As if embarrassed, she turned and hurried back to the house, feeling light-headed. Malachi was an unexpected surprise. Equally surprising, he seemed to like her as much as she liked him. Perhaps she’d been too hasty in wanting to get away from this place.

“Hello?” Rachel’s brows arched with curiosity as Madison came into the house.

“I was outside,” Madison explained. “Fresh air.”

Rachel nodded, then turned to stir a pot of what looked like oatmeal. “It is almost done. You can set the table now.”

Madison tried to get the dishes and silverware in the right places, but even this task required coaching from Rachel. Meanwhile, Elizabeth was pulling pots and pans out of a cabinet. It seemed Madison’s best contribution was to keep Elizabeth out of trouble so that Rachel could finish cooking.

“I met Malachi,” Madison told Rachel as she balanced Elizabeth on one hip so they could both watch Rachel cracking brown eggs into a white ceramic bowl.

Rachel smiled and nodded. “Malachi is a good boy. Hard worker.”

Madison decided not to mention the working on Sunday bit. “Malachi is Uncle Daniel’s nephew?”


Ja
. He is Daniel’s sister’s boy.” Rachel poured the eggs into a cast-iron pan, stepped back as they sizzled in the grease, then quickly stirred them with a wooden spoon until they started to get fluffy.

Madison was about to ask how old Malachi was and where he lived, when Daniel and the boys spilled into the kitchen. Before long, all were seated at the table, where Daniel again bowed his head and prayed silently for a long time, and then everyone concentrated on eating oatmeal, muffins, scrambled eggs, and ham.

After breakfast, as they were cleaning up in the kitchen, Rachel told Madison it would be time to get ready for meeting soon.

“What kind of meeting?” Madison asked.

Rachel gave her a funny look, then chuckled. “
Ja
,
ja
, I remember now.” She lowered her voice. “Meeting is a long sittin’ for young’uns.”

Madison nodded as if she understood, but she still wondered what the meeting was about. As she helped the boys to get cleaned up, and as she combed and pinned up her own hair and fastened her white cap into place, she began to suspect that meeting was church. She had been to church only a few times in her life, and that had always been with Grandmother Van Buren, and only on Easter or Christmas when they’d been visiting her in Boston.

She hadn’t disliked the religious experience. In fact, as a child, she’d been somewhat enchanted by the old stone church and the beautiful stained-glass windows. She remembered sitting there and feeling very small as she looked up at the high cathedral ceilings, and she had wondered about God . . . wished she could know more about him . . . perhaps even pray to him. But then her parents divorced, Grandmother Van Buren passed on, and Madison had not been inside a church since.

As it turned out, she didn’t end up in a church today either. Meeting, as they called it, was held in a neighboring farmhouse.
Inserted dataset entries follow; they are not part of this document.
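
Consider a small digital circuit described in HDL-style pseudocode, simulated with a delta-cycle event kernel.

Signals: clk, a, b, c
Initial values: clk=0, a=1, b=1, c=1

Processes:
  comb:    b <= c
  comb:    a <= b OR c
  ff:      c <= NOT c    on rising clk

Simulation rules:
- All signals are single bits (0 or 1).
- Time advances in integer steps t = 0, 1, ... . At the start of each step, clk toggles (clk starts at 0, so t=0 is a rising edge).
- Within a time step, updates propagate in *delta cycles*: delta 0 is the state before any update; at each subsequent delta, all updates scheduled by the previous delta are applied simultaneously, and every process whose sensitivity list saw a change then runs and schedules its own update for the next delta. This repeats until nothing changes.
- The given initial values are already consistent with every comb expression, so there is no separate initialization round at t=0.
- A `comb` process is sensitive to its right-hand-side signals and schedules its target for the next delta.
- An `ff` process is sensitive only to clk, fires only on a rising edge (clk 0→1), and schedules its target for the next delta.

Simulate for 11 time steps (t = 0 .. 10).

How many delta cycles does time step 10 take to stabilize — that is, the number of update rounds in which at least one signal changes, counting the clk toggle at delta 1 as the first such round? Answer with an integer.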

About two hundred people (men, women, and children) sat shoulder to shoulder on wooden benches in a large living room and sang hymns in an old-fashioned German dialect, some of which she understood. Then a couple of men took turns speaking, praying, and reading from the Bible. Everything was done exceedingly slow.

Madison had been surprised that Rachel hadn’t come with them. She and Elizabeth stayed home, and Daniel never even batted an eyelash. Now that she was here, Madison suspected that Rachel didn’t like this torture by boredom any more than Madison did. She totally did not get how the boys were able to sit there so quietly, although Jeremiah eventually succumbed to the monotony and warmth of the room by falling asleep on his father’s lap.

The only thing that kept Madison from standing up and screaming to be let out of here was the fact that she and Malachi, on opposite sides of the room since males and females were separated, were able to gaze fondly at each other. She spent most of the meeting locking eyes with him and wondering what kind of a kisser he might be. Thankful that no one could read her mind (her fantasies were probably verboten), Madison wondered how much she’d be willing to sacrifice if love actually tapped her on the shoulder in a place like this.